China is still looking for a cure to wipe out hospital 'scalpers'

Hospital scalpers are a disease China has been working to cure for years.

Commonly known as huangniu, or yellow bulls, these crooks book appointments at major public hospitals – preventing genuine patients from doing so – and then illegally sell them on at vastly inflated prices.

Those unwilling to pay up face a lengthy wait, potentially putting their lives at risk.

A registration ticket to see a specialist in Beijing, for example, costs roughly 100 yuan ($15). Yet in October, the city police found dozens of scalpers hawking such appointments for at least 2,000 yuan.

Victims are often those who have traveled far from their hometown to see an experienced doctor at a top facility, according to a vascular surgeon at a prestigious Beijing hospital who did not want to be identified.

“Those from outside Beijing will pay the scalper’s price rather than wait a few days, as that would cost them even more,” he said.

In addition to snapping up appointments, some scalpers also try to persuade patients to seek treatment at a different hospital, which pay kickbacks to those who bring in “customers”. They pretend to be sick or familiar with a particular doctor to earn the patients’ trust.

The problem of scalping has slowly grown into a black industry, yet it has been dealt a heavy blow in recent years as legislators and political advisers, including those now attending the two sessions of the National people’s Congress and Chinese People’s Political Consultative Conference, have tested out various solutions.

Some health institutions have extended the operating hours of their busiest departments, while many hospitals have also introduced a “real name” registration system that requires patients to provide an identity card when making an appointment. Doctors are instructed to re-check the information before a checkup, and to raise the alarm if it doesn’t match.

Mobile apps also now allow people to book appointments directly using an automated system, in an effort to remove middlemen from the equation.

In mid-2016, Beijing’s public security authority urged public hospitals to upgrade their security camera systems and pledged to respond to any complaints about scalpers, according to Xinhua News Agency.
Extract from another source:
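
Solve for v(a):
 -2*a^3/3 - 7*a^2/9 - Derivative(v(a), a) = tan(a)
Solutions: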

Since then, there has been a series of cases, including in October, when police detained 54 scalpers accused of manipulating online booking systems after a two-month investigation at five hospitals, including Peking University Third Hospital.

Thirty-seven received administrative detention, an extrajudiciary punishment that can last up to 15 days, while the others were still awaiting criminal prosecution, the authorities said.

Yet outside the capital, problems persist.

In April, nurse Luo Fuyu at the Nanjing Maternity and Child Health Care Hospital became an online celebrity after a viral video showed her confronting a female scalper.

Zheng Mingfei, the hospital’s security director, said afterward, however, that administrators have no effective way to penalize scalpers; all they can do is ask them to write a letter promising to stay away.

“There’s no law we can refer to punish them,” he said, adding that if the hospital calls the police, the scalper is usually just told to repay the money to the cheated patients.

“Hospitals that collaborate with scalpers must be punished, and we need regulations and laws to severely punish them. That’s the only way to rid hospitals of scalpers,” he added.

His comments echoed a China Daily editorial a month earlier that complained few people had received severe penalties and that it was an “open secret” some hospital employees helped the scalpers.

“They are … the root cause of the chronic disease,” the editorial said, calling for “zero tolerance” toward such activities.

As with any tricky disease, the treatment will only be truly effective if it attacks the root cause, not just the symptoms.